What is a unique or creative use of AI that most people haven’t considered yet?
MATHIAS UNBERATH: I would love to see AI help us make more time for personal connections because I think we are spending too much time on tasks that don’t require a human touch. If I look at my job or personal life satisfaction, most of it is attributable to interaction with others. Those are usually the most memorable and important moments, but I don’t have enough of them because I end up spending too much time on things that I’m not sure I need to be doing. So, this is the one direction where I would love to see AI go.
DANIEL KHASHABI: My first wish is for a personal assistant. We are busy people, and I would love to have an assistant to tell “fix this paper” or do other tasks. That would save me time! My second wish is for trash-collecting robots.
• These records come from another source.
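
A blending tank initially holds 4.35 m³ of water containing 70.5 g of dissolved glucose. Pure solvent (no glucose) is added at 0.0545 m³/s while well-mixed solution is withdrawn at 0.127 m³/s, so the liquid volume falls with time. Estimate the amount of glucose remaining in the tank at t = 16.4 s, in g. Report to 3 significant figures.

40.3 g

Let m(t) be the amount of glucose. Volume: V(t) = V₀ + (Q_in − Q_out) t = 4.35 − 0.072500 t; V(16.4) = 3.1610 m³.
Species balance (pure solvent in): dm/dt = −Q_out · m/V(t).
Separate: dm/m = −Q_out dt/V(t) ⇒ ln(m/m₀) = −(Q_out/(Q_in−Q_out)) ln(V/V₀).
m = m₀ (V₀/V)^(Q_out/(Q_in−Q_out)) = 70.5 × (4.35/3.1610)^(-1.7517) = 40.298 g.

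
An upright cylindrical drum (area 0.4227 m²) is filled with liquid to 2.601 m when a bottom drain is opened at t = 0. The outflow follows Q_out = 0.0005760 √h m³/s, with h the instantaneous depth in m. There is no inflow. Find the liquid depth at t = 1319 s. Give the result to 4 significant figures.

A dh/dt = −Q_out = −0.0005760 √h.
∫ h^(−1/2) dh = −(0.0005760/A) ∫ dt, giving 2√h = 2√h₀ − (0.0005760/A) t.
√h = √2.601 − 0.0005760·1319/(2·0.4227) = 1.61276 − 0.898680 = 0.714082.
h = 0.714082² = 0.509913 m.

0.5099 m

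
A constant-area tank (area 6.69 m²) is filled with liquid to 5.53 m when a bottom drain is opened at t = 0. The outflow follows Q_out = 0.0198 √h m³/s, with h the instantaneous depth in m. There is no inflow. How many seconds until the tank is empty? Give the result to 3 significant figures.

1590 s

With no inflow, A dh/dt = −0.0198 √h.
This is separable: 2 d(√h)/dt = −0.0198/A, so √h = √h₀ − (0.0198/(2A)) t.
Tank is empty when √h = 0: t_empty = 2A√h₀/0.0198.
t_empty = 2·6.69·√5.53/0.0198 = 13.380·2.3516/0.0198 = 1589.1 s.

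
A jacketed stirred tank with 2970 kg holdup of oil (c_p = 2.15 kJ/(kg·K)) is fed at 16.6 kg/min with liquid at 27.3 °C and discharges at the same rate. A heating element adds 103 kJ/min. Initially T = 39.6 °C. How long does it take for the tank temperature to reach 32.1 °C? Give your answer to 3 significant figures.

M c_p dT/dt = ṁ c_p (T_in − T) + Q̇.
τ = M/ṁ = 178.92 min; T_ss = T_in + Q̇/(ṁ c_p) = 30.186 °C.
T(t) = T_ss + (T₀ − T_ss) e^(−t/τ). Set T = 32.1:
e^(−t/τ) = (32.1 − 30.186)/(39.6 − 30.186) = 0.20332
t = −178.92 · ln(0.20332) = 285.01 min.

285 min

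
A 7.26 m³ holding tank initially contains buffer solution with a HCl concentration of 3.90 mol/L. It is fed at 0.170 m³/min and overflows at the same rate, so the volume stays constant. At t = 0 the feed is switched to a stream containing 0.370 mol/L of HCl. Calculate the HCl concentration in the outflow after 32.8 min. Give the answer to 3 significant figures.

Accumulation = in − out for the solute gives V dC/dt = Q(C_in − C).
So dC/dt = (C_in − C)/τ with τ = V/Q = 7.26/0.170 = 42.706 min.
Integrating: C(t) = C_in + (C₀ − C_in) e^(−t/τ).
C(32.8) = 0.370 + (3.90 − 0.370)·e^(−32.8/42.706) = 0.370 + (3.5300)·0.46392 = 2.0076 mol/L.

2.01 mol/L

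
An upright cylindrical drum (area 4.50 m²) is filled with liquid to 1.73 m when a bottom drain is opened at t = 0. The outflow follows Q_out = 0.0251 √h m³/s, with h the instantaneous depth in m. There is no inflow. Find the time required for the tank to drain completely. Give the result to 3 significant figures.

Unsteady balance on liquid volume: A dh/dt = −0.0251 √h.
This is separable: 2 d(√h)/dt = −0.0251/A, so √h = √h₀ − (0.0251/(2A)) t.
Set h = 0: 2√h₀ = (0.0251/A) t_empty ⇒ t_empty = 2A√h₀/0.0251.
t_empty = 2·4.50·√1.73/0.0251 = 9.0000·1.3153/0.0251 = 471.62 s.

472 s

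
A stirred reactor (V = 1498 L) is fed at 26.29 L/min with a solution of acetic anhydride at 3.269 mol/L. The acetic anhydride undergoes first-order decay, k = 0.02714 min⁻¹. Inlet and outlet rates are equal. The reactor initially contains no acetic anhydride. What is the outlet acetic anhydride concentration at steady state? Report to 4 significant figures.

Species balance: V dC/dt = Q C_in − Q C − k V C.
Steady state (dC/dt = 0): C_ss = Q C_in/(Q + kV) = C_in/(1 + kV/Q).
C_ss = 26.29·3.269/(26.29 + 0.02714·1498) = 85.9420/66.9457 = 1.28376 mol/L.

1.284 mol/L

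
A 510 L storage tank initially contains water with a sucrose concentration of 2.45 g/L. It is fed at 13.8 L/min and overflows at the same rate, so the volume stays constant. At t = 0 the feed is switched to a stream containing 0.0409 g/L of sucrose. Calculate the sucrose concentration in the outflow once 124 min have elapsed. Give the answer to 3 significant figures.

Accumulation = in − out for the solute gives V dC/dt = Q(C_in − C).
Rewrite as dC/dt + C/τ = C_in/τ, τ = V/Q = 36.957 min.
Solution: C(t) = C_in + (C₀ − C_in) e^(−t/τ).
C(124) = 0.0409 + (2.45 − 0.0409)·e^(−124/36.957) = 0.0409 + (2.4091)·0.034899 = 0.12498 g/L.

0.125 g/L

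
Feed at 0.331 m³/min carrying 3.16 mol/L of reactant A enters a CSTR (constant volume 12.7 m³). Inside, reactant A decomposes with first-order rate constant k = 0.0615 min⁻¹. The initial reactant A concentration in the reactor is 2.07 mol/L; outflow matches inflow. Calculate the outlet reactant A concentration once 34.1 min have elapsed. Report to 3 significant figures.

0.998 mol/L

Species balance: V dC/dt = Q C_in − Q C − k V C.
This is linear with rate a = Q/V + k = 0.087563 min⁻¹.
C_ss = Q C_in/(Q + kV) = 0.94057 mol/L; C(t) = C_ss + (C₀ − C_ss) e^(−a t).
C(34.1) = 0.94057 + (1.1294)·e^(−0.087563·34.1) = 0.94057 + (1.1294)·0.050494 = 0.99760 mol/L.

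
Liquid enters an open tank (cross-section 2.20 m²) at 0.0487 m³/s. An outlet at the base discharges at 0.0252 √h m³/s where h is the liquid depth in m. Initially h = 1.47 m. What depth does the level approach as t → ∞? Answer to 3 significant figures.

3.73 m

Unsteady balance on liquid volume: A dh/dt = Q_in − 0.0252 √h. At steady state dh/dt = 0:
Q_in = 0.0252 √h_ss ⇒ √h_ss = 0.0487/0.0252 = 1.9325.
h_ss = 1.9325² = 3.7347 m. (Since h₀ = 1.47 m < h_ss, the level will rise toward this value.)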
Every weekend, I volunteer to collect trash in our neighborhood and collecting trash is going to be a very difficult problem for AI-driven robots since every piece is different. So maybe in a couple of years, I will focus on trash-collecting robots.
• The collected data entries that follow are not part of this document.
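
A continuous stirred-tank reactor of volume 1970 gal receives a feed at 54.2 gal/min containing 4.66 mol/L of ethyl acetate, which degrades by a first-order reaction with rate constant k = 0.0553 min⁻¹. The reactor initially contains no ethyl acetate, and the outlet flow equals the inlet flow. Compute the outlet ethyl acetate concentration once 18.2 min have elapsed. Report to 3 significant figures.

Species balance: V dC/dt = Q C_in − Q C − k V C.
dC/dt = (Q/V) C_in − (Q/V + k) C; effective rate a = Q/V + k = 0.027513 + 0.0553 = 0.082813 min⁻¹.
C_ss = Q C_in/(Q + kV) = 1.5482 mol/L; C(t) = C_ss + (C₀ − C_ss) e^(−a t).
C(18.2) = 1.5482 + (-1.5482)·e^(−0.082813·18.2) = 1.5482 + (-1.5482)·0.22153 = 1.2052 mol/L.

1.21 mol/L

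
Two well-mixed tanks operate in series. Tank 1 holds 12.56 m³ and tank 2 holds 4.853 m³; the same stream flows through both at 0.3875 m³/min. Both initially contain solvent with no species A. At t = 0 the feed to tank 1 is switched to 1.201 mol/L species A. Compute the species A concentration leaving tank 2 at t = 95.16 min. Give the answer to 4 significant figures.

1.097 mol/L

Each tank obeys Vᵢ dCᵢ/dt = Q(Cᵢ₋₁ − Cᵢ), so τᵢ = Vᵢ/Q.
τ₁ = 12.56/0.3875 = 32.4129 min; τ₂ = 4.853/0.3875 = 12.5239 min.
Tank 1: C₁ = C_in(1 − e^(−t/τ₁)). Tank 2 (τ₁ ≠ τ₂): C₂ = C_in[1 − (τ₁ e^(−t/τ₁) − τ₂ e^(−t/τ₂))/(τ₁ − τ₂)].
At t = 95.16: e^(−t/τ₁) = 0.0530846, e^(−t/τ₂) = 0.000501308.
C₂ = 1.201·[1 − (32.4129·0.0530846 − 12.5239·0.000501308)/(19.8890)] = 1.201·0.913804 = 1.09748 mol/L.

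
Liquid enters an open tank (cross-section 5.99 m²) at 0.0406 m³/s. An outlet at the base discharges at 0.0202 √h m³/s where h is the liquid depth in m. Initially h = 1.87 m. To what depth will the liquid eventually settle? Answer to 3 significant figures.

4.04 m

Level balance: A dh/dt = 0.0406 − 0.0202 √h. Setting dh/dt = 0:
Q_in = 0.0202 √h_ss ⇒ √h_ss = 0.0406/0.0202 = 2.0099.
h_ss = 2.0099² = 4.0397 m. (Since h₀ = 1.87 m < h_ss, the level will rise toward this value.)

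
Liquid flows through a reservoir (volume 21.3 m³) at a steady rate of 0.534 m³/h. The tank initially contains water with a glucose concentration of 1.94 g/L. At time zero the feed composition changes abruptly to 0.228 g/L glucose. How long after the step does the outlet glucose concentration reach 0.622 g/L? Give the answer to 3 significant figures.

58.6 h

Accumulation = in − out for the solute gives V dC/dt = Q(C_in − C), so τ = V/Q = 39.888 h.
C(t) = C_in + (C₀ − C_in) e^(−t/τ). Set C = 0.622 and solve for t:
e^(−t/τ) = (C − C_in)/(C₀ − C_in) = (0.622 − 0.228)/(1.94 − 0.228) = 0.23014
t = −τ ln(…) = 39.888 × 1.4691 = 58.598 h.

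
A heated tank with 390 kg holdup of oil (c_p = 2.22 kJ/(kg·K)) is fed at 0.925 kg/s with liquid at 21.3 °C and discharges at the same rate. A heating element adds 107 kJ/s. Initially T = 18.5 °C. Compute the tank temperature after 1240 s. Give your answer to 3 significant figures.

Heat balance on the well-mixed liquid: M c_p dT/dt = ṁ c_p (T_in − T) + 107.
Rearrange: dT/dt = (T_ss − T)/τ with τ = M/ṁ = 421.62 s and T_ss = T_in + Q̇/(ṁ c_p) = 73.406 °C.
Integrating: T(t) = T_ss + (T₀ − T_ss) e^(−t/τ).
T(1240) = 73.406 + (-54.906)·e^(−1240/421.62) = 73.406 + (-54.906)·0.052812 = 70.506 °C.

70.5 °C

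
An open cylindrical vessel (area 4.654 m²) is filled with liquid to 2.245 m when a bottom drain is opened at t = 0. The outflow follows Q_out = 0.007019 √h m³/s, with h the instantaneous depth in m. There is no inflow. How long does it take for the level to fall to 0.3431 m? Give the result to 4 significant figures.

1210 s

With no inflow, A dh/dt = −0.007019 √h.
Separate and integrate: 2(√h − √h₀) = −(0.007019/A) t.
t = 2A(√h₀ − √h)/0.007019 = 2·4.654·(√2.245 − √0.3431)/0.007019
  = 9.30800 × (1.49833 − 0.585747) / 0.007019 = 1210.19 s.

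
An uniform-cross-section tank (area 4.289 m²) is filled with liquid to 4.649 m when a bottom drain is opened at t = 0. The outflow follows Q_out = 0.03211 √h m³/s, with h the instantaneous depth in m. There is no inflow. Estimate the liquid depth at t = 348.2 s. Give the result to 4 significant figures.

0.7272 m

With no inflow, A dh/dt = −0.03211 √h.
This is separable: 2 d(√h)/dt = −0.03211/A, so √h = √h₀ − (0.03211/(2A)) t.
√h = √4.649 − 0.03211·348.2/(2·4.289) = 2.15615 − 1.30342 = 0.852738.
h = 0.852738² = 0.727162 m.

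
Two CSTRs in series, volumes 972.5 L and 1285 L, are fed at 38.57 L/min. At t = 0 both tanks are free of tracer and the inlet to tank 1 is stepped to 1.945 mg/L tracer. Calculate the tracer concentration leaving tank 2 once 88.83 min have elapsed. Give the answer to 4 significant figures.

1.568 mg/L

Time constants: τᵢ = Vᵢ/Q for each well-mixed tank.
τ₁ = 972.5/38.57 = 25.2139 min; τ₂ = 1285/38.57 = 33.3160 min.
Tank 1: C₁ = C_in(1 − e^(−t/τ₁)). Tank 2 (τ₁ ≠ τ₂): C₂ = C_in[1 − (τ₁ e^(−t/τ₁) − τ₂ e^(−t/τ₂))/(τ₁ − τ₂)].
At t = 88.83: e^(−t/τ₁) = 0.0295091, e^(−t/τ₂) = 0.0695101.
C₂ = 1.945·[1 − (25.2139·0.0295091 − 33.3160·0.0695101)/(-8.10215)] = 1.945·0.806007 = 1.56768 mg/L.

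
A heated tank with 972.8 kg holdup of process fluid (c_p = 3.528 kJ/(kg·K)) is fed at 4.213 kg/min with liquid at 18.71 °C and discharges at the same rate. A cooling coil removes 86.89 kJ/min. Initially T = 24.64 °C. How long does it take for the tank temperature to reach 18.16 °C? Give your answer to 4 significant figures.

First-law balance (no shaft work): M c_p dT/dt = ṁ c_p (T_in − T) − 86.89.
τ = M/ṁ = 230.904 min; T_ss = T_in − Q̇/(ṁ c_p) = 12.8641 °C.
T(t) = T_ss + (T₀ − T_ss) e^(−t/τ). Set T = 18.16:
e^(−t/τ) = (18.16 − 12.8641)/(24.64 − 12.8641) = 0.449723
t = −230.904 · ln(0.449723) = 184.521 min.

184.5 min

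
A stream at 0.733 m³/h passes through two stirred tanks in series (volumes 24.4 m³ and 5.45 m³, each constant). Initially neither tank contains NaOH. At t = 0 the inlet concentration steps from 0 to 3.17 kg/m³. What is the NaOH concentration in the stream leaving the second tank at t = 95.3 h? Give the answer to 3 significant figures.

2.94 kg/m³

Species balance on tank i: dCᵢ/dt = (Cᵢ₋₁ − Cᵢ)/τᵢ with τᵢ = Vᵢ/Q.
τ₁ = 24.4/0.733 = 33.288 h; τ₂ = 5.45/0.733 = 7.4352 h.
Solving the cascade with C₁(0)=C₂(0)=0 gives C₂(t) = C_in[1 − (τ₁ e^(−t/τ₁) − τ₂ e^(−t/τ₂))/(τ₁ − τ₂)].
At t = 95.3: e^(−t/τ₁) = 0.057103, e^(−t/τ₂) = 2.7131e-06.
C₂ = 3.17·[1 − (33.288·0.057103 − 7.4352·2.7131e-06)/(25.853)] = 3.17·0.92648 = 2.9369 kg/m³.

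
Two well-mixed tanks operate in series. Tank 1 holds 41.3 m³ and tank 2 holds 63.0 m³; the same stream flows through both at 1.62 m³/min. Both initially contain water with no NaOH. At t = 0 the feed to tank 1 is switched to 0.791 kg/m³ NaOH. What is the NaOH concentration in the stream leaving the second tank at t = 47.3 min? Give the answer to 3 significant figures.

Time constants: τᵢ = Vᵢ/Q for each well-mixed tank.
τ₁ = 41.3/1.62 = 25.494 min; τ₂ = 63.0/1.62 = 38.889 min.
Tank 1: C₁ = C_in(1 − e^(−t/τ₁)). Tank 2 (τ₁ ≠ τ₂): C₂ = C_in[1 − (τ₁ e^(−t/τ₁) − τ₂ e^(−t/τ₂))/(τ₁ − τ₂)].
At t = 47.3: e^(−t/τ₁) = 0.15640, e^(−t/τ₂) = 0.29633.
C₂ = 0.791·[1 − (25.494·0.15640 − 38.889·0.29633)/(-13.395)] = 0.791·0.43735 = 0.34594 kg/m³.

0.346 kg/m³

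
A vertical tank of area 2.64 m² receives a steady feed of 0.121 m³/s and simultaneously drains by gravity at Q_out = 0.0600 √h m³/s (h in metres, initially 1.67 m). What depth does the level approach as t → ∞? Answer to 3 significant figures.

Level balance: A dh/dt = 0.121 − 0.0600 √h. Setting dh/dt = 0:
Q_in = 0.0600 √h_ss ⇒ √h_ss = 0.121/0.0600 = 2.0167.
h_ss = 2.0167² = 4.0669 m. (Since h₀ = 1.67 m < h_ss, the level will rise toward this value.)

4.07 m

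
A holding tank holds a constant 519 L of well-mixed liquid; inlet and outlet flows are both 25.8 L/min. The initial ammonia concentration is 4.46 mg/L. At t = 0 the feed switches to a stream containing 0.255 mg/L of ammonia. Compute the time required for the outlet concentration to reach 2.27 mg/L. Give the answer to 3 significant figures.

14.8 min

Species balance: V dC/dt = Q(C_in − C) ⇒ τ = V/Q = 20.116 min.
C(t) = C_in + (C₀ − C_in) e^(−t/τ). Set C = 2.27 and solve for t:
e^(−t/τ) = (C − C_in)/(C₀ − C_in) = (2.27 − 0.255)/(4.46 − 0.255) = 0.47919
t = −τ ln(…) = 20.116 × 0.73566 = 14.799 min.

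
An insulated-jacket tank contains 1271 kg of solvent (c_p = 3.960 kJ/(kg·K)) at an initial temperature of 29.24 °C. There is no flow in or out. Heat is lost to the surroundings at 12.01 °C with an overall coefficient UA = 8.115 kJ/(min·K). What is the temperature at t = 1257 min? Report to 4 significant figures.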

NATALIA TRAYANOVA: What I want the most is medical foundation models (generalist medical AI) that make medical decisions without the need to train AI algorithms on specific datasets, then predict specific outcomes, and demonstrate generalizability on external datasets.
Our community has huge difficulties in getting anonymized patient data. So, I would like generalist models developed so we don’t need data for each particular medical problem, we don’t need to search for months to access external data, and so on. The medical generalist models will be our “base camp”—where we have general medical knowledge, and we just climb from there to solve a specific medical problem [she gestures], not climbing from the bottom every time, developing approaches de novo for each medical problem.
RAMA CHELLAPPA: I think AI will greatly impact engineering design. My hope is to give it a layout of 10,000 buildings and then tell the AI, “Hey, give me a cool new building and these are my constraints. I want it to have four floors. I want this much made of glass,” and have it somehow come up with a design that I probably never would have thought of.